RAPOSA DO SOL DEFINE DESTINO DOS POVOS INDÍGENAS

Yulo Oiticica
11/12/2008 às 20:20
Foto: Divulgação
Povo indígena Hã Hã Hãe habitante das terras do Sul da Bahia
  No século passado, Albert Einstein formulou a teoria da relatividade; Santos Dumont sobrevoou Paris com o 14 Bis; Keynes defendeu a intervenção do Estado na economia; James Watson e Francis Crick decifraram a estrutura do DNA; é criada a internet; e descoberto o buraco na camada de ozônio sobre a Antártica.

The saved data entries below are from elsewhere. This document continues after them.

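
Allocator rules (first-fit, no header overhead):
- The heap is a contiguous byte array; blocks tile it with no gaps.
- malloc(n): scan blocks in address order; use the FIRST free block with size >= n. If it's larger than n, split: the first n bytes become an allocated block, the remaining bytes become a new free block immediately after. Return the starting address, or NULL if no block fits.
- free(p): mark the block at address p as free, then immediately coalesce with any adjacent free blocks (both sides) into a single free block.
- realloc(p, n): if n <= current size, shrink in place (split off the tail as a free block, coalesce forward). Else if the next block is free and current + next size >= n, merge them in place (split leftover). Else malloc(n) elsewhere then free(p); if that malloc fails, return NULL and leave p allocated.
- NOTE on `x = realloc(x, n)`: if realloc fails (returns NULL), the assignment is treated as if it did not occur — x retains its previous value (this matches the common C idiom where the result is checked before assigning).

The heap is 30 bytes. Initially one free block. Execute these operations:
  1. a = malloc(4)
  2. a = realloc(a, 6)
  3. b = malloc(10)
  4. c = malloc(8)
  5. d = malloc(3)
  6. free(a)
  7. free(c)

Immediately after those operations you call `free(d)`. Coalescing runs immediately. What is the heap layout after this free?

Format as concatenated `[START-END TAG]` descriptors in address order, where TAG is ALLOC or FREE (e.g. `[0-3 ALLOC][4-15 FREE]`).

Op 1: a = malloc(4) -> a = 0; heap: [0-3 ALLOC][4-29 FREE]
Op 2: a = realloc(a, 6) -> a = 0; heap: [0-5 ALLOC][6-29 FREE]
Op 3: b = malloc(10) -> b = 6; heap: [0-5 ALLOC][6-15 ALLOC][16-29 FREE]
Op 4: c = malloc(8) -> c = 16; heap: [0-5 ALLOC][6-15 ALLOC][16-23 ALLOC][24-29 FREE]
Op 5: d = malloc(3) -> d = 24; heap: [0-5 ALLOC][6-15 ALLOC][16-23 ALLOC][24-26 ALLOC][27-29 FREE]
Op 6: free(a) -> (freed a); heap: [0-5 FREE][6-15 ALLOC][16-23 ALLOC][24-26 ALLOC][27-29 FREE]
Op 7: free(c) -> (freed c); heap: [0-5 FREE][6-15 ALLOC][16-23 FREE][24-26 ALLOC][27-29 FREE]
free(d): d = 24 -> block [24-26 ALLOC]; mark free, coalesce with adjacent free neighbors -> [0-5 FREE][6-15 ALLOC][16-29 FREE]

Answer: [0-5 FREE][6-15 ALLOC][16-29 FREE]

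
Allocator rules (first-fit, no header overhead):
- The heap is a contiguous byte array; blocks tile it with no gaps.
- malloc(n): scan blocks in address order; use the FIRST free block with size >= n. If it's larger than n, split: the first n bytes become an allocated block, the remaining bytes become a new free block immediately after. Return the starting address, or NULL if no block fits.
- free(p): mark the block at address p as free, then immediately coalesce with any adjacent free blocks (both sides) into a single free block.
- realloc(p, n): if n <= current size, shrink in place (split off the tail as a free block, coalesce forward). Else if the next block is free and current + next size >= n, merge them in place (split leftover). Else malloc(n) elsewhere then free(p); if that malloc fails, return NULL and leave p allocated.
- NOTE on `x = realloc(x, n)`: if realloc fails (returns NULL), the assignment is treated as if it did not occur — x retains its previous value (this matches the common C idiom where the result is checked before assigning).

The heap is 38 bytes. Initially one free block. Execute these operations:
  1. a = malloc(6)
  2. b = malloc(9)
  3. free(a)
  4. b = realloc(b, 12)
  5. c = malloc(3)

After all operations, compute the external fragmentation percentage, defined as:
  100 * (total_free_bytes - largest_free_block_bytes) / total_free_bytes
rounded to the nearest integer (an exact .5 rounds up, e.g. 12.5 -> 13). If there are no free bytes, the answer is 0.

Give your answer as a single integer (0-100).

Answer: 13

Derivation:
Op 1: a = malloc(6) -> a = 0; heap: [0-5 ALLOC][6-37 FREE]
Op 2: b = malloc(9) -> b = 6; heap: [0-5 ALLOC][6-14 ALLOC][15-37 FREE]
Op 3: free(a) -> (freed a); heap: [0-5 FREE][6-14 ALLOC][15-37 FREE]
Op 4: b = realloc(b, 12) -> b = 6; heap: [0-5 FREE][6-17 ALLOC][18-37 FREE]
Op 5: c = malloc(3) -> c = 0; heap: [0-2 ALLOC][3-5 FREE][6-17 ALLOC][18-37 FREE]
Free blocks: [3 20] total_free=23 largest=20 -> 100*(23-20)/23 = 300/23 ≈ 13.043 -> rounds to 13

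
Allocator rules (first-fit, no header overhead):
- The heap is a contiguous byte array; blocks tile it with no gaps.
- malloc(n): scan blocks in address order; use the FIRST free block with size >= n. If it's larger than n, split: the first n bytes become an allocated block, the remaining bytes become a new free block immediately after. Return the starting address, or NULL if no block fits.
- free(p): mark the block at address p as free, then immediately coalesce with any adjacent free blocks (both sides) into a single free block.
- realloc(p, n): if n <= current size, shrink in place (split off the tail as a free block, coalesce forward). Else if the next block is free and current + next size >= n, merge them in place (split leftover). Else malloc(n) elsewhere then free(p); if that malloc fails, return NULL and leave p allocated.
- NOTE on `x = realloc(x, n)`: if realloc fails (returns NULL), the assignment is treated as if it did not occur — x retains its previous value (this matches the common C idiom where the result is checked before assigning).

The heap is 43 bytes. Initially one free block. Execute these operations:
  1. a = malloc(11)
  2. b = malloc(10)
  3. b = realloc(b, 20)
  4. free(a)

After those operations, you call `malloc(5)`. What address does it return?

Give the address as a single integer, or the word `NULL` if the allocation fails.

Op 1: a = malloc(11) -> a = 0; heap: [0-10 ALLOC][11-42 FREE]
Op 2: b = malloc(10) -> b = 11; heap: [0-10 ALLOC][11-20 ALLOC][21-42 FREE]
Op 3: b = realloc(b, 20) -> b = 11; heap: [0-10 ALLOC][11-30 ALLOC][31-42 FREE]
Op 4: free(a) -> (freed a); heap: [0-10 FREE][11-30 ALLOC][31-42 FREE]
malloc(5): first-fit scan over [0-10 FREE][11-30 ALLOC][31-42 FREE] -> 0

Answer: 0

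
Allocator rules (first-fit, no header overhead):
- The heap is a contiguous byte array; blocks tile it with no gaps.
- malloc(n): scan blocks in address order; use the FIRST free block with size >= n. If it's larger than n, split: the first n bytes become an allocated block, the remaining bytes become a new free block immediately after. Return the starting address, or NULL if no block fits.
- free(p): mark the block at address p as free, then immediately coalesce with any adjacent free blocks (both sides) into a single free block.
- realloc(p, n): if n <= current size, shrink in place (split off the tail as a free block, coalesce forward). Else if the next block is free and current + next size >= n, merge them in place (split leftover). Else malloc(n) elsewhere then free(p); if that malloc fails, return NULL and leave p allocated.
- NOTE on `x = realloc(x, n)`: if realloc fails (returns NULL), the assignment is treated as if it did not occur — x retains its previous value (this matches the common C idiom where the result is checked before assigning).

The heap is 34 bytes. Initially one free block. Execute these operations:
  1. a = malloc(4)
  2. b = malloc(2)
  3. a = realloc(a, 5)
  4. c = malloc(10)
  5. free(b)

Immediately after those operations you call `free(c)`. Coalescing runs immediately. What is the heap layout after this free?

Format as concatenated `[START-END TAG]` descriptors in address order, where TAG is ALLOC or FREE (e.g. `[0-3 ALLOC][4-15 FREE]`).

Answer: [0-5 FREE][6-10 ALLOC][11-33 FREE]

Derivation:
Op 1: a = malloc(4) -> a = 0; heap: [0-3 ALLOC][4-33 FREE]
Op 2: b = malloc(2) -> b = 4; heap: [0-3 ALLOC][4-5 ALLOC][6-33 FREE]
Op 3: a = realloc(a, 5) -> a = 6; heap: [0-3 FREE][4-5 ALLOC][6-10 ALLOC][11-33 FREE]
Op 4: c = malloc(10) -> c = 11; heap: [0-3 FREE][4-5 ALLOC][6-10 ALLOC][11-20 ALLOC][21-33 FREE]
Op 5: free(b) -> (freed b); heap: [0-5 FREE][6-10 ALLOC][11-20 ALLOC][21-33 FREE]
free(c): c = 11 -> block [11-20 ALLOC]; mark free, coalesce with adjacent free neighbors -> [0-5 FREE][6-10 ALLOC][11-33 FREE]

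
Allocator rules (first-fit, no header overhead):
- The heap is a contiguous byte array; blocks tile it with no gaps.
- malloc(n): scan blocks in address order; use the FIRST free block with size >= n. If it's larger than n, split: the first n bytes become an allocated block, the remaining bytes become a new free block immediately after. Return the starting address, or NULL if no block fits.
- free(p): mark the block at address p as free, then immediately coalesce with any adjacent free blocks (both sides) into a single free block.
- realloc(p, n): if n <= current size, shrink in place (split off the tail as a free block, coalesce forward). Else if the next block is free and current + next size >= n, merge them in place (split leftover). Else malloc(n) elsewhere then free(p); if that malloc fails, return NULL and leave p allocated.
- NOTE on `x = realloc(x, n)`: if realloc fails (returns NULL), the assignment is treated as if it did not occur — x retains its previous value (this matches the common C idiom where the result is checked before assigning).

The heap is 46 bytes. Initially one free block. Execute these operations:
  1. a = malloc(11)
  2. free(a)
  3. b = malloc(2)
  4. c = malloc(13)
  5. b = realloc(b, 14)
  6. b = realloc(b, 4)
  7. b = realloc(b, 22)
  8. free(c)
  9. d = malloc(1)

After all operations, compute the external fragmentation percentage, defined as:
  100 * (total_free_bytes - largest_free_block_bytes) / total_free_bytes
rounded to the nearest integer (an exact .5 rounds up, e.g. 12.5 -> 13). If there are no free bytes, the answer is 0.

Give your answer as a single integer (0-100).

Answer: 39

Derivation:
Op 1: a = malloc(11) -> a = 0; heap: [0-10 ALLOC][11-45 FREE]
Op 2: free(a) -> (freed a); heap: [0-45 FREE]
Op 3: b = malloc(2) -> b = 0; heap: [0-1 ALLOC][2-45 FREE]
Op 4: c = malloc(13) -> c = 2; heap: [0-1 ALLOC][2-14 ALLOC][15-45 FREE]
Op 5: b = realloc(b, 14) -> b = 15; heap: [0-1 FREE][2-14 ALLOC][15-28 ALLOC][29-45 FREE]
Op 6: b = realloc(b, 4) -> b = 15; heap: [0-1 FREE][2-14 ALLOC][15-18 ALLOC][19-45 FREE]
Op 7: b = realloc(b, 22) -> b = 15; heap: [0-1 FREE][2-14 ALLOC][15-36 ALLOC][37-45 FREE]
Op 8: free(c) -> (freed c); heap: [0-14 FREE][15-36 ALLOC][37-45 FREE]
Op 9: d = malloc(1) -> d = 0; heap: [0-0 ALLOC][1-14 FREE][15-36 ALLOC][37-45 FREE]
Free blocks: [14 9] total_free=23 largest=14 -> 100*(23-14)/23 = 900/23 ≈ 39.130 -> rounds to 39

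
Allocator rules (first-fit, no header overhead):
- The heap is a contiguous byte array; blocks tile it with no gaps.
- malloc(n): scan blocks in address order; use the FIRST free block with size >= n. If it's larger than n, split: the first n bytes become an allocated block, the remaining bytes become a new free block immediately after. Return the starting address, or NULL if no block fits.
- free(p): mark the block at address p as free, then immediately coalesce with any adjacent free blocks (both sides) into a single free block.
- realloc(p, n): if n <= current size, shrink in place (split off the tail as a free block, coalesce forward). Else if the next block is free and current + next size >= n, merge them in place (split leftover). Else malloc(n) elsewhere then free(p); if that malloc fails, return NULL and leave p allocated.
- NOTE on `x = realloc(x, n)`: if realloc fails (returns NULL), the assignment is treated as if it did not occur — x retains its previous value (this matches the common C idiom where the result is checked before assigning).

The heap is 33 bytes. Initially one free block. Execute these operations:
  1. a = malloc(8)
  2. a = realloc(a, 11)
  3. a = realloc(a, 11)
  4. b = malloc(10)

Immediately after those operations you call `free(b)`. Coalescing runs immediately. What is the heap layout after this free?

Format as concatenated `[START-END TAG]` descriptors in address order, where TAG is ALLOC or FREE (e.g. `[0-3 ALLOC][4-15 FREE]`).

Answer: [0-10 ALLOC][11-32 FREE]

Derivation:
Op 1: a = malloc(8) -> a = 0; heap: [0-7 ALLOC][8-32 FREE]
Op 2: a = realloc(a, 11) -> a = 0; heap: [0-10 ALLOC][11-32 FREE]
Op 3: a = realloc(a, 11) -> a = 0; heap: [0-10 ALLOC][11-32 FREE]
Op 4: b = malloc(10) -> b = 11; heap: [0-10 ALLOC][11-20 ALLOC][21-32 FREE]
free(b): b = 11 -> block [11-20 ALLOC]; mark free, coalesce with adjacent free neighbors -> [0-10 ALLOC][11-32 FREE]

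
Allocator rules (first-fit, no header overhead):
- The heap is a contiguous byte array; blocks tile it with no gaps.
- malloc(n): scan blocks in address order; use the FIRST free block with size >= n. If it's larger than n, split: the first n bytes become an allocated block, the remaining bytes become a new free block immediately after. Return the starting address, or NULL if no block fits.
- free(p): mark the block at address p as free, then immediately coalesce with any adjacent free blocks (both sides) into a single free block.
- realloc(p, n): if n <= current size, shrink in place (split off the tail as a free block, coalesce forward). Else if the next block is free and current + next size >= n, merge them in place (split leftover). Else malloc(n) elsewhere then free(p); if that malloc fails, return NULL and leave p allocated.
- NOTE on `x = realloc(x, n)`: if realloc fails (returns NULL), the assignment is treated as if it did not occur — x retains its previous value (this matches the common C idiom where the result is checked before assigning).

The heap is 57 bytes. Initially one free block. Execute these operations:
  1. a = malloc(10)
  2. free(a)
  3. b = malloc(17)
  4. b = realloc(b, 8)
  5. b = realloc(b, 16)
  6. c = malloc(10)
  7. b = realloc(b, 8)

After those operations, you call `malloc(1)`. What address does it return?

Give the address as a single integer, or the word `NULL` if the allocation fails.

Op 1: a = malloc(10) -> a = 0; heap: [0-9 ALLOC][10-56 FREE]
Op 2: free(a) -> (freed a); heap: [0-56 FREE]
Op 3: b = malloc(17) -> b = 0; heap: [0-16 ALLOC][17-56 FREE]
Op 4: b = realloc(b, 8) -> b = 0; heap: [0-7 ALLOC][8-56 FREE]
Op 5: b = realloc(b, 16) -> b = 0; heap: [0-15 ALLOC][16-56 FREE]
Op 6: c = malloc(10) -> c = 16; heap: [0-15 ALLOC][16-25 ALLOC][26-56 FREE]
Op 7: b = realloc(b, 8) -> b = 0; heap: [0-7 ALLOC][8-15 FREE][16-25 ALLOC][26-56 FREE]
malloc(1): first-fit scan over [0-7 ALLOC][8-15 FREE][16-25 ALLOC][26-56 FREE] -> 8

Answer: 8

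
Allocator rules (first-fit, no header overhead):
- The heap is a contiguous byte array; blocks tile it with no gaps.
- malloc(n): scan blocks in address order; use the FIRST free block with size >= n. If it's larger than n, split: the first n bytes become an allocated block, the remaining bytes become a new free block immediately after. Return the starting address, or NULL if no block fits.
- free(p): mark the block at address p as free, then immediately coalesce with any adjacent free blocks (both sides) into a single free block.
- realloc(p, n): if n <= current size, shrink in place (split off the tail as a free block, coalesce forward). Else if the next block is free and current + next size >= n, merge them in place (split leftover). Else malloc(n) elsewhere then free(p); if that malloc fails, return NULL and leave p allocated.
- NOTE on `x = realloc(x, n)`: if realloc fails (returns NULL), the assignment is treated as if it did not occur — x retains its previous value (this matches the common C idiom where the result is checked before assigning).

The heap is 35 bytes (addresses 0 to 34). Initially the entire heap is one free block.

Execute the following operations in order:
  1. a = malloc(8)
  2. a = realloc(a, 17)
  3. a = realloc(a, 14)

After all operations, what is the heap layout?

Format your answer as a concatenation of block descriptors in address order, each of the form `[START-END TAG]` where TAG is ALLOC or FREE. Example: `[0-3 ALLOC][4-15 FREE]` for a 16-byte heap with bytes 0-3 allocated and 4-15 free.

Op 1: a = malloc(8) -> a = 0; heap: [0-7 ALLOC][8-34 FREE]
Op 2: a = realloc(a, 17) -> a = 0; heap: [0-16 ALLOC][17-34 FREE]
Op 3: a = realloc(a, 14) -> a = 0; heap: [0-13 ALLOC][14-34 FREE]

Answer: [0-13 ALLOC][14-34 FREE]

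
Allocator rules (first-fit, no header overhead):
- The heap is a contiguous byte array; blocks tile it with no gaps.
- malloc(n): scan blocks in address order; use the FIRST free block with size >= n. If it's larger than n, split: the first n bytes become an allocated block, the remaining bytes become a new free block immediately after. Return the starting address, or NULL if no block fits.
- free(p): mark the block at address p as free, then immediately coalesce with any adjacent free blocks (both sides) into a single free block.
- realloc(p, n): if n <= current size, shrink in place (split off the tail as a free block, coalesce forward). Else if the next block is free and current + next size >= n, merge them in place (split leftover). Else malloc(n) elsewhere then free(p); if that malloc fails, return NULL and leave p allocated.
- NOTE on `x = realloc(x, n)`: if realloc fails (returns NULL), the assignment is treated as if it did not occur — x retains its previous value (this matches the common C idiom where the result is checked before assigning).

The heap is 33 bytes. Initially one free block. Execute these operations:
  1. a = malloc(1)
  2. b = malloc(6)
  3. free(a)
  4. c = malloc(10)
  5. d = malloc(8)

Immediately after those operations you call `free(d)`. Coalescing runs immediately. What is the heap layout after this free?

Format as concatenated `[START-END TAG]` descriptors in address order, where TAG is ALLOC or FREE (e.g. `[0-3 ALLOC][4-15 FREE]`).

Answer: [0-0 FREE][1-6 ALLOC][7-16 ALLOC][17-32 FREE]

Derivation:
Op 1: a = malloc(1) -> a = 0; heap: [0-0 ALLOC][1-32 FREE]
Op 2: b = malloc(6) -> b = 1; heap: [0-0 ALLOC][1-6 ALLOC][7-32 FREE]
Op 3: free(a) -> (freed a); heap: [0-0 FREE][1-6 ALLOC][7-32 FREE]
Op 4: c = malloc(10) -> c = 7; heap: [0-0 FREE][1-6 ALLOC][7-16 ALLOC][17-32 FREE]
Op 5: d = malloc(8) -> d = 17; heap: [0-0 FREE][1-6 ALLOC][7-16 ALLOC][17-24 ALLOC][25-32 FREE]
free(d): d = 17 -> block [17-24 ALLOC]; mark free, coalesce with adjacent free neighbors -> [0-0 FREE][1-6 ALLOC][7-16 ALLOC][17-32 FREE]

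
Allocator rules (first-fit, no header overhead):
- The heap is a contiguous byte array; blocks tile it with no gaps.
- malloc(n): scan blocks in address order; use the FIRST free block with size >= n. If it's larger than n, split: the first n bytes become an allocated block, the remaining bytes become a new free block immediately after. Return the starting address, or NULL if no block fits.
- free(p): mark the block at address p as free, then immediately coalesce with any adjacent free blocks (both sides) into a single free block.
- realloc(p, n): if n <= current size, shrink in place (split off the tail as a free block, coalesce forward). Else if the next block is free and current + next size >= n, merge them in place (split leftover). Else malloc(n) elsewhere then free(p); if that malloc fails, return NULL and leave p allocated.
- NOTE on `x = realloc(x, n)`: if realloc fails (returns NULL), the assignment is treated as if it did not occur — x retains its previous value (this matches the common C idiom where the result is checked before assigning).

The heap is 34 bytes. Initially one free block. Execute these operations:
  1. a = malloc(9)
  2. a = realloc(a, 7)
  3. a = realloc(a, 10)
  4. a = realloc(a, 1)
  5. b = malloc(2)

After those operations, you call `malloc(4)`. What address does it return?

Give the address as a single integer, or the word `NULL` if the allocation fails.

Op 1: a = malloc(9) -> a = 0; heap: [0-8 ALLOC][9-33 FREE]
Op 2: a = realloc(a, 7) -> a = 0; heap: [0-6 ALLOC][7-33 FREE]
Op 3: a = realloc(a, 10) -> a = 0; heap: [0-9 ALLOC][10-33 FREE]
Op 4: a = realloc(a, 1) -> a = 0; heap: [0-0 ALLOC][1-33 FREE]
Op 5: b = malloc(2) -> b = 1; heap: [0-0 ALLOC][1-2 ALLOC][3-33 FREE]
malloc(4): first-fit scan over [0-0 ALLOC][1-2 ALLOC][3-33 FREE] -> 3

Answer: 3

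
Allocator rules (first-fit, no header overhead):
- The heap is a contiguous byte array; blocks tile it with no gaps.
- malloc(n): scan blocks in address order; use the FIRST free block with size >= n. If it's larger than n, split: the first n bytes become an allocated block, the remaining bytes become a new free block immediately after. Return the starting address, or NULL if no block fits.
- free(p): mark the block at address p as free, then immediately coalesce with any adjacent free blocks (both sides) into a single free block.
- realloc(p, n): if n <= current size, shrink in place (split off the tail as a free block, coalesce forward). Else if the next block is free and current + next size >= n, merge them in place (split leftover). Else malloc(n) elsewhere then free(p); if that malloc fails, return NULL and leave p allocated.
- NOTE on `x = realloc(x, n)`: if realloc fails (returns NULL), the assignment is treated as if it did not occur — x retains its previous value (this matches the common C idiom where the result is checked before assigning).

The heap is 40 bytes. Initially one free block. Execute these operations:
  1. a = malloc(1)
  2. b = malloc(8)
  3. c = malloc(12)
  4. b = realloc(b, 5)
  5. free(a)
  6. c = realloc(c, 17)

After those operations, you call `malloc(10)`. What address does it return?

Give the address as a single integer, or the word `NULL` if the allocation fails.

Op 1: a = malloc(1) -> a = 0; heap: [0-0 ALLOC][1-39 FREE]
Op 2: b = malloc(8) -> b = 1; heap: [0-0 ALLOC][1-8 ALLOC][9-39 FREE]
Op 3: c = malloc(12) -> c = 9; heap: [0-0 ALLOC][1-8 ALLOC][9-20 ALLOC][21-39 FREE]
Op 4: b = realloc(b, 5) -> b = 1; heap: [0-0 ALLOC][1-5 ALLOC][6-8 FREE][9-20 ALLOC][21-39 FREE]
Op 5: free(a) -> (freed a); heap: [0-0 FREE][1-5 ALLOC][6-8 FREE][9-20 ALLOC][21-39 FREE]
Op 6: c = realloc(c, 17) -> c = 9; heap: [0-0 FREE][1-5 ALLOC][6-8 FREE][9-25 ALLOC][26-39 FREE]
malloc(10): first-fit scan over [0-0 FREE][1-5 ALLOC][6-8 FREE][9-25 ALLOC][26-39 FREE] -> 26

Answer: 26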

Mas, para nós, a maior invenção do século XX é a Declaração Universal dos Direitos Humanos, aprovada por unanimidade pela Assembléia Geral da ONU, em 10 de dezembro de 1948.

  Trata-se de uma invenção verdadeiramente humana, porque é multicultural e universal, que representa um enorme passo no crescimento moral da humanidade. Hoje, 60 anos depois de proclamada a Declaração, uma decisão do Superior Tribunal Federal (STF) sobre a demarcação da reserva Raposa Serra do Sol pode definir o destino dos povos indígenas em nosso país. Caberá à corte confirmar ou não a demarcação em faixa contínua da reserva Raposa Serra do Sol, em Roraima, tal como homologada pelo presidente Lula.


  A resolução da demarcação indígena no norte do país irá abrir um precedente a ação que pede a nulidade dos títulos de propriedade concedidos a ocupantes da terra indígena Caramuru-Catarina Paraguassu, do povo Pataxó Hã Hã Hãe, no sul da Bahia.

  Os casos não são semelhantes, mas, sabemos o quanto este julgamento pode influenciar posteriormente, porque o que está em jogo na verdade é a garantia dos respeitos às diferenças e as minorias. Se o STF decidir por uma demarcação descontínua será aberta uma brecha, não importando o que diga a Constituição Brasileira que completa 20 anos, para se reverem terras indígenas já demarcadas e homologadas.

  A abertura de brechas em legislações que reconhecem direitos indígenas é um procedimento tradicional no País, desde o século 16. Por essas brechas quase se conseguiu extinguir os índios no Brasil.


  O sociólogo português Boaventura de Souza Santos, diz que "temos o direito a sermos iguais quando a diferença nos inferioriza e temos o direito a sermos diferentes quando a igualdade nos descaracteriza". Portanto, as pessoas querem ser iguais, mas querem que suas diferenças sejam respeitadas.

  Ou seja, querem participar, mas querem também que suas diferenças sejam reconhecidas e respeitadas. As terras e as sociedades indígenas são preciosas para o mundo por serem modelos de uso, de sociabilidade e de visões de mundo diferentes. São um reservatório de soluções, de outras formas humanas de se viver.

  Além disso, a alternativa não é entre terras indígenas e expansão agrícola: há na Amazônia terras já infelizmente degradadas por madeireiros, pecuaristas e agricultores cuja recuperação seria suficiente para o aumento da agricultura. É esse o caminho do presente, que preserva a justiça e o meio ambiente. E essas áreas prestam serviços extraordinários à exploração sustentável do entorno.


  O professor Darcy Ribeiro dedicou a vida pela preservação da civilização indígena. Deixou o registro histórico que sintetiza a maior invenção da humanidade baseada na solidariedade, na integridade e no desenvolvimento da humanidade. Os povos-testemunhas de Darcy Ribeiro, também são povos-profecia, memória do nosso futuro. Sem eles, como diria D. Pedro Casaldáliga, "não seremos nós". Não seremos inventados.


Aos primeiros habitantes dessa terra Brasil, vítimas dos brancos senhores, e hoje reduzidos a 0,2% da população brasileira, só resta um alento, justiça, justiça, justiça.